During his presentation, “A Practical Approach to IP Live Production,” at last month’s Society of Motion Picture and Television Engineers annual conference and exhibition in Hollywood, Kojima laid out how developments, such as the IEEE 1588 Precision Time Protocol, which makes sub-microsecond-accurate time distribution possible, the SMPTE 2059 draft standard for AV signal synchronization and growing network bandwidth, will one day make IP live production a reality.
“I think production may be the last challenge for IP because it requires real-time operation with minimal latency, synchronous processing and video stream switching without picture interruption,” Kojima said during his presentation. But improvements in technology are overcoming these challenges.
When it comes to the technical requirements of an IP-based live production system, there should be no change to existing production operation practices, he said. The IP-based system also should use existing and emerging technical standards whenever possible and employ standard IT-technology, especially generic Ethernet switches, he said.
Kojima offered a few new concepts and recommendations to make a live IP production system possible, including the introduction of an AV network node that allows an IP Switch Fabric to identify and manage every data stream on the network.
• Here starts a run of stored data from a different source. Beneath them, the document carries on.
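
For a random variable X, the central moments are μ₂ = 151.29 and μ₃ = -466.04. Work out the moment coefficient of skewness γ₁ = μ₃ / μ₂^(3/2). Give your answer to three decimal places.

-0.250

σ = √μ₂ = √151.29 = 12.30000
σ³ = μ₂^(3/2) = 1860.86700
γ₁ = μ₃/σ³ = -466.04 / 1860.86700 ≈ -0.250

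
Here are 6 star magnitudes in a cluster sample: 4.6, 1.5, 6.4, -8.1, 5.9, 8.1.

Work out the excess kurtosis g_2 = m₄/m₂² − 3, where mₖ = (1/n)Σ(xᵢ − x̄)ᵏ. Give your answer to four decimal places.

0.2491

x̄ = 3.0667
Σ(xᵢ − x̄)² = 173.9733 ⇒ m₂ = 28.99556
Σ(xᵢ − x̄)⁴ = 16389.9926 ⇒ m₄ = 2731.66543
m₂² = 840.74224
g_2 = m₄/m₂² − 3 = 3.24911 − 3 ≈ 0.2491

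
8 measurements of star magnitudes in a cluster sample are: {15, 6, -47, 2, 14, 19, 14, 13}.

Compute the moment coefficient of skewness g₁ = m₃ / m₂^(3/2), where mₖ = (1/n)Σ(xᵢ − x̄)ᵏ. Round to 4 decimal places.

x̄ = (15 + 6 - 47 + 2 + 14 + 19 + 14 + 13) / 8 = 4.5000
deviations (xᵢ − x̄): 10.5000, 1.5000, -51.5000, -2.5000, 9.5000, 14.5000, 9.5000, 8.5000
Σ(xᵢ − x̄)² = 3234.0000 ⇒ m₂ = 3234.0000/8 = 404.25000
Σ(xᵢ − x̄)³ = -130068.0000 ⇒ m₃ = -130068.0000/8 = -16258.50000
m₂^(3/2) = 404.25000^(1.5) = 8127.83807
g₁ = m₃ / m₂^(3/2) = -16258.50000 / 8127.83807 ≈ -2.0003

-2.0003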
In essence, the node makes it possible for the IP Switch Fabric to perform a function analogous to a cross-point matrix switch in a traditional router.
Another was how the SDI data payload, including video, audio and metadata, could be mapped as discrete components onto the IP network. Kojima, who called the concept “Essence Independent Mapping,” said it would allow each separate component to be dealt with independently on the IP network.
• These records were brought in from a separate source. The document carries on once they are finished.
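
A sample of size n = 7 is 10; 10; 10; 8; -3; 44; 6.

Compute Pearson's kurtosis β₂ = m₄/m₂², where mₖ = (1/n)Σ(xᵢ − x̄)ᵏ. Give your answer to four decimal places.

x̄ = 12.1429
Σ(xᵢ − x̄)² = 1312.8571 ⇒ m₂ = 187.55102
Σ(xᵢ − x̄)⁴ = 1084339.4810 ⇒ m₄ = 154905.64015
m₂² = 35175.38526
β₂ = m₄/m₂² = 154905.64015 / 35175.38526 ≈ 4.4038

4.4038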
Exactly when and how Kojima’s vision of IP live production will be implemented is unclear at this point. But what is apparent is that IP — whether as an acquisition and transport method or a supplemental distribution path — has become an essential component of many live productions.
Dugger, who provided the production services and facilities for ABC’s streaming coverage of the CMAs, says that over the past five years the request for streaming capability has grown every year.
“So much so, that of the six TV trucks we have on the road, we keep at least one streaming server on every vehicle,” he said. “Viewers want more options, especially on their mobile devices, and they expect traditional broadcast outlets to provide that.”